Ces résultats confirment que les changements climatiques n’affectent pas tout le monde de la même manière. Les injustices qui existent déjà dans la société sont reproduites à travers les enjeux environnementaux. Les personnes qui risquent le plus de souffrir des changements climatiques sont les mêmes qui souffrent déjà de sexisme, de racisme, de pauvreté et des inégalités nord-sud.

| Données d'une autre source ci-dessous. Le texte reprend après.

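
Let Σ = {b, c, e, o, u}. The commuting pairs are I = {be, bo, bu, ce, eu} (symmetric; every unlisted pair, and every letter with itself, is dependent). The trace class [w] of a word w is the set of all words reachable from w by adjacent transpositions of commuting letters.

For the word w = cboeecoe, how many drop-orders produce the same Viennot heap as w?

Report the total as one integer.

#0=c has no predecessor
#1=b depends on [0:c]
#2=o depends on [0:c]
#3=e depends on [2:o]
#4=e depends on [3:e]
#5=c depends on [1:b, 2:o]
#6=o depends on [4:e, 5:c]
#7=e depends on [6:o]
sources: [0:c]
N(rest) = Σ N(rest − s) over sources s of rest; N(one piece) = 1:
  size 1 → [7]=1
  size 2 → [6,7]=1
  size 3 → [4,6,7]=1  [5,6,7]=1
  size 4 → [1,5,6,7]=1  [3,4,6,7]=1  [4,5,6,7]=2
  size 5 → [1,4,5,6,7]=3  [3,4,5,6,7]=3
  size 6 → [1,3,4,5,6,7]=6  [2,3,4,5,6,7]=3
  first=0(c) contributes 9

9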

Il est donc normal que les personnes ayant le plus de privilèges dans la société soient les moins enclines à embarquer dans la lutte aux changements climatiques, car cela devra vouloir dire, tôt ou tard, d’abandonner certains de leurs privilèges.

La résistance au changement des anti-écologistes n’est pas causée par un manque d’informations ou de sensibilisation, elle est d’abord et avant tout causée par un manque d’empathie envers les populations qui souffrent déjà et souffriront davantage des conséquences de notre mode de vie impérial. La révolution écologiste dont nous avons besoin ne pourra se faire sans attaquer de manière frontale les injustices qui traversent nos sociétés. On n’arrivera à rien tant que le monde sera dirigé par des hommes qui ont le fétiche du gros cylindré.